Virtual Reality Medical Institute (VRMI) is a Belgian SME headquartered in the Brussels Life Science Incubator on the Catholic University’s Brussels campus in Woluwe Saint -Lambert. Established in December 2006, it is a separate but affiliated corporation with Virtual Reality Medical Center (VRMC), a California Medical Corporation established in May 2001. Its affiliated non-profit organizations are Interactive Media Institute (IMI), a 501c3 non-profit located at VRMC’s corporate headquarters in San Diego; and the International Association of CyberPsychology, Training, & Rehabilitation (iACToR), an international member association located at VRMI’s corporate headquarters in Brussels.

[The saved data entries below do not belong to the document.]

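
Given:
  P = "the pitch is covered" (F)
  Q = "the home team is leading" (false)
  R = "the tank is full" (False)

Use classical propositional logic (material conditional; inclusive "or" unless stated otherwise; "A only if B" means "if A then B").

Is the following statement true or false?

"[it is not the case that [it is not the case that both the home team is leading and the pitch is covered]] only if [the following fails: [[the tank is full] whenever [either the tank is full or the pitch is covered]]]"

True

Values: Q=False, P=False, R=False.
This is not (Q nand P) -> not ((R or P) -> R).

Q nand P = False nand False = True
not (Q nand P) = not True = False
R or P = False or False = False
(R or P) -> R = False -> False = True
not ((R or P) -> R) = not True = False
not (Q nand P) -> not ((R or P) -> R) = False -> False = True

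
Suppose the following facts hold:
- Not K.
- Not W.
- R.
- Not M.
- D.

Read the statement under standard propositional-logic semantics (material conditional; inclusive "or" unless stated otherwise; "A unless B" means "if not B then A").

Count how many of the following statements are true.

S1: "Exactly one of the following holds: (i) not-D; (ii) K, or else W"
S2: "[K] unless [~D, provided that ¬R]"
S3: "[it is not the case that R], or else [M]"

S1: In symbols: ~D xor (K | W)

~D = ~T = F
K | W = F | F = F
~D xor (K | W) = F xor F = F
Thus S1 is false.

S2: In symbols: K | (~R -> ~D)

~R = ~T = F
~D = ~T = F
~R -> ~D = F -> F = T
K | (~R -> ~D) = F | T = T
Hence S2 is true.

S3: In symbols: ~R | M

~R = ~T = F
~R | M = F | F = F
So S3 is false.

1 of the 3 statements is true.

1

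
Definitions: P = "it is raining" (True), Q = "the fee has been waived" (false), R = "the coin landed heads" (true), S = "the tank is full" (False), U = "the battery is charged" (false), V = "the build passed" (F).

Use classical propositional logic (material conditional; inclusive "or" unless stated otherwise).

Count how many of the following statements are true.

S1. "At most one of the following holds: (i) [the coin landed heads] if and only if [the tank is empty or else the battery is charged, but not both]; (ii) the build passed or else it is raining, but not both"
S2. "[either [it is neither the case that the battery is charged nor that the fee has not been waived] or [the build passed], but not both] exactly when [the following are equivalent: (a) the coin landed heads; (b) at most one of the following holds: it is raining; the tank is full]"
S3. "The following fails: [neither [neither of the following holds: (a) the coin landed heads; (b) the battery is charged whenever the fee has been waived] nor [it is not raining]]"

0

S1: In symbols: (R iff (not S xor U)) nand (V xor P)

not S = not False = True
not S xor U = True xor False = True
R iff (not S xor U) = True iff True = True
V xor P = False xor True = True
(R iff (not S xor U)) nand (V xor P) = True nand True = False
So S1 is false.

S2: This is ((U nor not Q) xor V) iff (R iff (P nand S)).

not Q = not False = True
U nor not Q = False nor True = False
(U nor not Q) xor V = False xor False = False
P nand S = True nand False = True
R iff (P nand S) = True iff True = True
((U nor not Q) xor V) iff (R iff (P nand S)) = False iff True = False
So S2 is false.

S3: Parsed as not ((R nor (Q -> U)) nor not P)

Q -> U = False -> False = True
R nor (Q -> U) = True nor True = False
not P = not True = False
(R nor (Q -> U)) nor not P = False nor False = True
not ((R nor (Q -> U)) nor not P) = not True = False
Hence S3 is false.

True statements: 0 (none).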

VRMI currently uses virtual reality exposure therapy (3-dimensional computer simulation) in combination with physiological monitoring and feedback to treat panic and anxiety disorders. These conditions include specific phobias such as fear of flying, fear of driving, fear of heights, fear of public speaking, fear of thunderstorms, claustrophobia, agoraphobia, arachnophobia, social phobia, panic disorder. General stress management and relaxation skills are taught for stress-related disorders.

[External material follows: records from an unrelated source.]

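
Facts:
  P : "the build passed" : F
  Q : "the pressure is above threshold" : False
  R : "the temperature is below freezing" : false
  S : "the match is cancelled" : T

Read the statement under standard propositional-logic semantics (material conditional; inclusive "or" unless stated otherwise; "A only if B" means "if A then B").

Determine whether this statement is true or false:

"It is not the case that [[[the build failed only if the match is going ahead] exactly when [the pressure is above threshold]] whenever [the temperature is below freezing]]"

false

Formalization: ~(R -> ((~P -> ~S) <-> Q))

~P = ~F = T
~S = ~T = F
~P -> ~S = T -> F = F
(~P -> ~S) <-> Q = F <-> F = T
R -> ((~P -> ~S) <-> Q) = F -> T = T
~(R -> ((~P -> ~S) <-> Q)) = ~T = F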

Virtual reality exposure therapy places the client in a computer-generated world where they "experience" the various stimuli related to their phobia. The client wears a head-mounted display with small TV monitors and stereo earphones to receive both visual and auditory cues.

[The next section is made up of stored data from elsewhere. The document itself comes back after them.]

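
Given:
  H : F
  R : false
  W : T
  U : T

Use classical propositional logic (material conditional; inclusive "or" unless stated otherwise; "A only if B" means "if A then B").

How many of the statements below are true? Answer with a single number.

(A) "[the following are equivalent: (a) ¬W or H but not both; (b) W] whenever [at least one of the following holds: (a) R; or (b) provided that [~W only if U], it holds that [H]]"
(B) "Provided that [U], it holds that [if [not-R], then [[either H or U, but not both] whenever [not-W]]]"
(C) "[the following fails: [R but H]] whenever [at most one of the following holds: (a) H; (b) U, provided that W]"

3

(A): Parsed as (R ∨ ((¬W → U) → H)) → ((¬W ⊕ H) ↔ W)

¬W = ¬T = F
¬W → U = F → T = T
(¬W → U) → H = T → F = F
R ∨ ((¬W → U) → H) = F ∨ F = F
¬W = ¬T = F
¬W ⊕ H = F ⊕ F = F
(¬W ⊕ H) ↔ W = F ↔ T = F
(R ∨ ((¬W → U) → H)) → ((¬W ⊕ H) ↔ W) = F → F = T
So (A) is true.

(B): In symbols: U → (¬R → (¬W → (H ⊕ U)))

¬R = ¬F = T
¬W = ¬T = F
H ⊕ U = F ⊕ T = T
¬W → (H ⊕ U) = F → T = T
¬R → (¬W → (H ⊕ U)) = T → T = T
U → (¬R → (¬W → (H ⊕ U))) = T → T = T
Thus (B) is true.

(C): Formalization: (H ↑ (W → U)) → ¬(R ∧ H)

W → U = T → T = T
H ↑ (W → U) = F ↑ T = T
R ∧ H = F ∧ F = F
¬(R ∧ H) = ¬F = T
(H ↑ (W → U)) → ¬(R ∧ H) = T → T = T
Thus (C) is true.

3 of the 3 statements are true ((A), (B), (C)).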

After an intake session and skill building sessions to teach the patient how to control automatic responses to anxiety-provoking situations, the therapist and client collaborate to create a hierarchy of anxiety-inducing situations. In careful, controlled stages, the client is exposed to these virtual experiences that elicit increasingly higher levels of anxiety. Each stage can be repeated until the client is comfortable with the experience and satisfied with their response. At every step, the therapist can see and hear what the client is experiencing in the virtual world. If the level of anxiety becomes overwhelming, the client can return to a less stressful level of treatment, or simply remove the head-mounted display and exit the virtual world.